Denn Kümmel regt unter anderem die Gallentätigkeit an und zeigt sich besonders bei Blähungen und Krämpfen wirkungsvoll. Die Pflanze wird daher bei Verdauungsstörungen verwendet, oft in Kombination mit Fenchel oder Anis. Dabei kommen hauptsächlich die Samen als Tee oder das ätherische Öl zum Einsatz. Ein Hauptbestandteil des Kümmelöls, das Carvon, wirkt außerdem antimikrobiell.

Vanilleplätzchen
Vanille ist – nicht nur in Plätzchen – das Lieblingsgewürz der Deutschen.
Vanille

Sie gilt als Königin unter den Gewürzen und betört uns in Plätzchen, Kuchen und Puddings: die Vanille. Die wertvollen Kapselfrüchte der Orchideen-Gattung Vanilla enthalten ein Mark aus Vanillin und zahlreichen anderen Aromen, an dessen Geschmack künstliches Vanille-Aroma bei weitem nicht heranreicht.
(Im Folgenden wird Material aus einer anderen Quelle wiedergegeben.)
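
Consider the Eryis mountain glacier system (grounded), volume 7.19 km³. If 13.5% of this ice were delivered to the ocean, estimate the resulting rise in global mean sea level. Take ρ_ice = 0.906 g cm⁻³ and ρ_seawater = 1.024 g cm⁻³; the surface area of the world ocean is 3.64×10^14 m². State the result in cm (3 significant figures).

Eryis: 0.135 × 7.19 km³ × (906/1024) = 0.8588 km³ of water.
Spread over 3.64×10^14 m² of ocean, Δh = 8.588×10^8 / 3.64×10^14 = 2.36×10^-6 m = 2.36×10^-4 cm.

≈ 2.36×10^-4 cm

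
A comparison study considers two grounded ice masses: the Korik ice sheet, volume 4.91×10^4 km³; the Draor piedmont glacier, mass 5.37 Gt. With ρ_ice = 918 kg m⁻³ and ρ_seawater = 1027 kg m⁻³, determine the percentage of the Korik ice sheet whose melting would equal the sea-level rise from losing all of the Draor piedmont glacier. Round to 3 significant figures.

≈ 0.0119 %

Equal sea-level rise means equal mass of meltwater, i.e. equal mass of ice lost.
Ice mass of Draor: 5.370×10^12 kg; ice mass of Korik: 4.507×10^16 kg.
Fraction required = 5.370×10^12 / 4.507×10^16 = 1.19×10^-4 → 0.0119 %.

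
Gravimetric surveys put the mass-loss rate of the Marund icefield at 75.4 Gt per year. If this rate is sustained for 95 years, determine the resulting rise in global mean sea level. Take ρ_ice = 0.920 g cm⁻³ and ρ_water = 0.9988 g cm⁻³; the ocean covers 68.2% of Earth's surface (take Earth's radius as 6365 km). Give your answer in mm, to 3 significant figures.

≈ 20.7 mm

Total mass lost = 75.4 Gt/yr × 95 yr = 7163 Gt = 7.163×10^15 kg.
ρ_w = 0.9988 g cm⁻³ = 998.8 kg m⁻³, so water volume = 7.163×10^15 / 998.8 = 7.172×10^12 m³.
Δh = 7.172×10^12 / 3.47×10^14 = 0.0207 m = 20.7 mm.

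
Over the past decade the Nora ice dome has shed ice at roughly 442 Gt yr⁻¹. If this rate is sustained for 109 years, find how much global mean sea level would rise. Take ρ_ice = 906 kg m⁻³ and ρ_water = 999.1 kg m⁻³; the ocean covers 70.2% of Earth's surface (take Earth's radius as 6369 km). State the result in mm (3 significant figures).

≈ 135 mm

Total mass lost = 442 Gt/yr × 109 yr = 4.818×10^4 Gt = 4.818×10^16 kg.
ρ_w = 999.1 kg m⁻³, so water volume = 4.818×10^16 / 999.1 = 4.822×10^13 m³.
Δh = 4.822×10^13 / 3.58×10^14 = 0.135 m = 135 mm.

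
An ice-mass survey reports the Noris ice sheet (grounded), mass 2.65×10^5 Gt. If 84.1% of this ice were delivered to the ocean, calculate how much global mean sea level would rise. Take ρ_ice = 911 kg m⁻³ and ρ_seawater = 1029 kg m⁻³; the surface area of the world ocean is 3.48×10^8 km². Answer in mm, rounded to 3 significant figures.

≈ 622 mm

Noris: 0.841 × 2.65×10^5 Gt = 2.229×10^17 kg; dividing by ρ_w = 1029 kg m⁻³ gives 2.166×10^14 m³ of water.
Spread over 3.48×10^14 m² of ocean, Δh = 2.166×10^14 / 3.48×10^14 = 0.622 m = 622 mm.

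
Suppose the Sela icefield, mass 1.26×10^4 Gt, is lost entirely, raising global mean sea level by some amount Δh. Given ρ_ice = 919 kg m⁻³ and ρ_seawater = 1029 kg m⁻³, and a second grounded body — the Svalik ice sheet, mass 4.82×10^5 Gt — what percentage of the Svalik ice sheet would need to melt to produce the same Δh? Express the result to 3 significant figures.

Equal sea-level rise means equal mass of meltwater, i.e. equal mass of ice lost.
Ice mass of Sela: 1.260×10^16 kg; ice mass of Svalik: 4.820×10^17 kg.
Fraction required = 1.260×10^16 / 4.820×10^17 = 0.0261 → 2.61 %.

≈ 2.61 %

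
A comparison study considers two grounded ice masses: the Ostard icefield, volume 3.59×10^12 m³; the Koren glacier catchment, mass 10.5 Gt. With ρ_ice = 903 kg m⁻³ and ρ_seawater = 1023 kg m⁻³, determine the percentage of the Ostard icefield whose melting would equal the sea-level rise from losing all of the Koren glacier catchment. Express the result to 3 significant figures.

Equal sea-level rise means equal mass of meltwater, i.e. equal mass of ice lost.
Ice mass of Koren: 1.050×10^13 kg; ice mass of Ostard: 3.242×10^15 kg.
Fraction required = 1.050×10^13 / 3.242×10^15 = 3.24×10^-3 → 0.324 %.

≈ 0.324 %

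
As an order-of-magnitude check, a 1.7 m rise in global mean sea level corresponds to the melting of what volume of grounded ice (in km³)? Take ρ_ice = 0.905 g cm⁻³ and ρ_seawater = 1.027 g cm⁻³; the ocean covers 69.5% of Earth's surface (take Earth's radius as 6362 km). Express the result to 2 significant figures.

≈ 6.8×10^5 km³

Required water volume = Δh × A = 1.7 m × 3.53×10^14 m² = 6.009×10^14 m³ = 6.009×10^5 km³.
Ice volume = water volume × ρ_w/ρ_ice = 6.009×10^5 × 1027/905 = 6.8×10^5 km³.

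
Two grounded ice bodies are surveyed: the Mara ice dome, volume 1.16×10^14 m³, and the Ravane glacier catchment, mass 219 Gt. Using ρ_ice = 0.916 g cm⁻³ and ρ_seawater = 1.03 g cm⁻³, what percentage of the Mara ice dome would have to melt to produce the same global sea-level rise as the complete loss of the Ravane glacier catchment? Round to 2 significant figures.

≈ 0.21 %

Equal sea-level rise means equal mass of meltwater, i.e. equal mass of ice lost.
Ice mass of Ravane: 2.190×10^14 kg; ice mass of Mara: 1.063×10^17 kg.
Fraction required = 2.190×10^14 / 1.063×10^17 = 2.06×10^-3 → 0.21 %.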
Echte Vanille hat eine lange Tradition als Heilmittel und wurde früher zur allgemeinen Kräftigung des Organismus eingesetzt. Schon die Indianer im alten Mexiko wussten zudem über eine weitere Eigenschaft der Vanille Bescheid: Sie rieben sich mit den Schoten ein, um ihre erotische Anziehungskraft zu erhöhen, denn die Vanille galt damals wie heute als aphrodisierend. Außerdem soll sie stimmungsaufhellend wirken – sicher belegt sind beide Effekte jedoch nicht.